From NBC’s Alex Johnson and Ali Vitali: “President Donald Trump's revised immigration order is so ‘blatantly discriminatory’ that it seems designed to divide people into a ‘superior race,’ Hawaii's attorney general alleged Thursday.”

NBC News reports on the fallout after the Kellyanne Conway/Nordstrom kerfuffle.

The New York Times notes how many executives are now eyeing the White House because of Trump’s improbable rise.

From the AP: “In stepping up legal challenges to President Donald Trump's revised travel ban, Democratic attorneys general are trying to use the court system to thwart the executive branch in the same way their GOP counterparts did under President Barack Obama.”

The New York Times looks at how Trump’s golf resort brand is faring.

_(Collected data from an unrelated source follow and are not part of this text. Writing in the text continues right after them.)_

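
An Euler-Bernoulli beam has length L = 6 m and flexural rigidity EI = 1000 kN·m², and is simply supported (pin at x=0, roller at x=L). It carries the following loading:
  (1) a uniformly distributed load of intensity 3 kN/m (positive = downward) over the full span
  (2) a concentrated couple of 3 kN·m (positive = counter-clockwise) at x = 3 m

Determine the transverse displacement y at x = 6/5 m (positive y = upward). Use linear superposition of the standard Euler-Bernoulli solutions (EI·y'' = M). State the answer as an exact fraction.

y(6/5) = -38529/1250000 m

Load 1 — uniform load w=3 kN/m over full span:
  y_1 = -wx(L³-2Lx²+x³)/(24EI) = -3·(6/5)·(6³-2·6·(6/5)²+(6/5)³)/(24·1000) = -2349/78125 m
Load 2 — applied couple M₀=3 kN·m at a=3 m (b=L-a=3):
  y_2 = (M₀x³/(6L)+C₁x)/EI  [x≤a] with C₁=M₀(3b²-L²)/(6L)=-3/4 = (3·(6/5)³/(6·6)+(-3/4)·(6/5))/1000 = -189/250000 m
Superposition: y = Σ y_i = -38529/1250000 m ≈ -0.030823 m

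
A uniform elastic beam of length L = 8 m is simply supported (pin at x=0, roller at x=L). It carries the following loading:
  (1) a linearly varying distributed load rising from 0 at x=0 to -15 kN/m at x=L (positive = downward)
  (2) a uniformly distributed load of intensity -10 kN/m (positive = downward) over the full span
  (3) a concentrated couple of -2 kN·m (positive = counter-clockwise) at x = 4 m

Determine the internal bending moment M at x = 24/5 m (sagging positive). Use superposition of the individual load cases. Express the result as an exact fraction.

Load 1 — triangular load w₀=-15 kN/m (0→w₀ over full span):
  M_1 = w₀Lx/6 - w₀x³/(6L) = (-15)·8·(24/5)/6 - (-15)·(24/5)³/(6·8) = -1536/25 kN·m
Load 2 — uniform load w=-10 kN/m over full span:
  M_2 = wx(L-x)/2 = (-10)·(24/5)·(8-(24/5))/2 = -384/5 kN·m
Load 3 — applied couple M₀=-2 kN·m at a=4 m (b=L-a=4):
  M_3 = M₀x/L - M₀  [x>a] = (-2)·(24/5)/8 - (-2) = 4/5 kN·m
Superposition: M = Σ M_i = -3436/25 kN·m ≈ -137.440000 kN·m

M(24/5) = -3436/25 kN·m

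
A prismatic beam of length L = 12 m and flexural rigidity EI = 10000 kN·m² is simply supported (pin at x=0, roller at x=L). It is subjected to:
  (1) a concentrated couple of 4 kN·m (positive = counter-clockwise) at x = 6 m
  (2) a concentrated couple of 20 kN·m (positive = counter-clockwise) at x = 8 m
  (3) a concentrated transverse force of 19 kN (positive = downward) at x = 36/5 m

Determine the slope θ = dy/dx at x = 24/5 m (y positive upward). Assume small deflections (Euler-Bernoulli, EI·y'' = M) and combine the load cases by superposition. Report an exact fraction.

Load 1 — applied couple M₀=4 kN·m at a=6 m (b=L-a=6):
  θ_1 = (M₀x²/(2L)+C₁)/EI  [x≤a] with C₁=M₀(3b²-L²)/(6L)=-2 = (4·(24/5)²/(2·12)+(-2))/10000 = 23/125000 rad
Load 2 — applied couple M₀=20 kN·m at a=8 m (b=L-a=4):
  θ_2 = (M₀x²/(2L)+C₁)/EI  [x≤a] with C₁=M₀(3b²-L²)/(6L)=-80/3 = (20·(24/5)²/(2·12)+(-80/3))/10000 = -7/9375 rad
Load 3 — point force P=19 kN at a=36/5 m (b=L-a=24/5):
  θ_3 = -Pb(L²-b²-3x²)/(6LEI)  [x≤a] = -19·(24/5)·(12²-(24/5)²-3·(24/5)²)/(6·12·10000) = -513/78125 rad
Superposition: θ = Σ θ_i = -13367/1875000 rad ≈ -0.007129 rad

θ(24/5) = -13367/1875000 rad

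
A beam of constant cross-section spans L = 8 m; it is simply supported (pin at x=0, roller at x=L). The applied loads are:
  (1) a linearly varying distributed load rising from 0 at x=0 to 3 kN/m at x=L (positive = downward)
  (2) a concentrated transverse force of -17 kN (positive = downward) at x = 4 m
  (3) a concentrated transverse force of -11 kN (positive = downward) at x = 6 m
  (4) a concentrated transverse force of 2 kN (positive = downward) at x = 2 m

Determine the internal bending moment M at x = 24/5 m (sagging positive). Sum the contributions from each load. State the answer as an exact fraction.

M(24/5) = -3314/125 kN·m

Load 1 — triangular load w₀=3 kN/m (0→w₀ over full span):
  M_1 = w₀Lx/6 - w₀x³/(6L) = 3·8·(24/5)/6 - 3·(24/5)³/(6·8) = 1536/125 kN·m
Load 2 — point force P=-17 kN at a=4 m (b=L-a=4):
  M_2 = Pa(L-x)/L  [x>a] = (-17)·4·(8-(24/5))/8 = -136/5 kN·m
Load 3 — point force P=-11 kN at a=6 m (b=L-a=2):
  M_3 = Pbx/L  [x≤a] = (-11)·2·(24/5)/8 = -66/5 kN·m
Load 4 — point force P=2 kN at a=2 m (b=L-a=6):
  M_4 = Pa(L-x)/L  [x>a] = 2·2·(8-(24/5))/8 = 8/5 kN·m
Superposition: M = Σ M_i = -3314/125 kN·m ≈ -26.512000 kN·m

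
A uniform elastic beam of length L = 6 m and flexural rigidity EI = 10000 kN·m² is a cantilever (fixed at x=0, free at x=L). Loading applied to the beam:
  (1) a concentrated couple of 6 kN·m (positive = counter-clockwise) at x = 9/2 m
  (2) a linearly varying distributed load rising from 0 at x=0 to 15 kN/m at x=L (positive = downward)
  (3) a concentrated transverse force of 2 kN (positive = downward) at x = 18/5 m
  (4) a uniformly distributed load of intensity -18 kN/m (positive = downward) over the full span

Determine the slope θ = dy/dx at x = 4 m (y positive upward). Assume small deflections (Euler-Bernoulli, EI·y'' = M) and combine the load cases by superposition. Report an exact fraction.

θ(4) = 4657/187500 rad

Load 1 — applied couple M₀=6 kN·m at a=9/2 m (b=L-a=3/2):
  θ_1 = M₀x/EI  [x≤a] = 6·4/10000 = 3/1250 rad
Load 2 — triangular load w₀=15 kN/m (0→w₀ over full span):
  θ_2 = (w₀Lx²/4-w₀L²x/3-w₀x⁴/(24L))/EI = (15·6·4²/4-15·6²·4/3-15·4⁴/(24·6))/10000 = -29/750 rad
Load 3 — point force P=2 kN at a=18/5 m (b=L-a=12/5):
  θ_3 = -Pa²/(2EI)  [x>a] = -2·(18/5)²/(2·10000) = -81/62500 rad
Load 4 — uniform load w=-18 kN/m over full span:
  θ_4 = -wx(x²-3Lx+3L²)/(6EI) = -(-18)·4·(4²-3·6·4+3·6²)/(6·10000) = 39/625 rad
Superposition: θ = Σ θ_i = 4657/187500 rad ≈ 0.024837 rad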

The Wall Street Journal notes that public broadcasting is under the microscope again as budget cuts loom.

David Ignatius, in the Washington Post: “Rex Tillerson is off to an agonizingly slow start as secretary of state. That matters, because if Tillerson doesn’t develop a stronger voice, control of foreign policy is likely to move increasingly toward Stephen K. Bannon, the insurgent populist who is chief White House strategist.”

The Washington Post notes the way Trump and his team are trying to use language to change politics.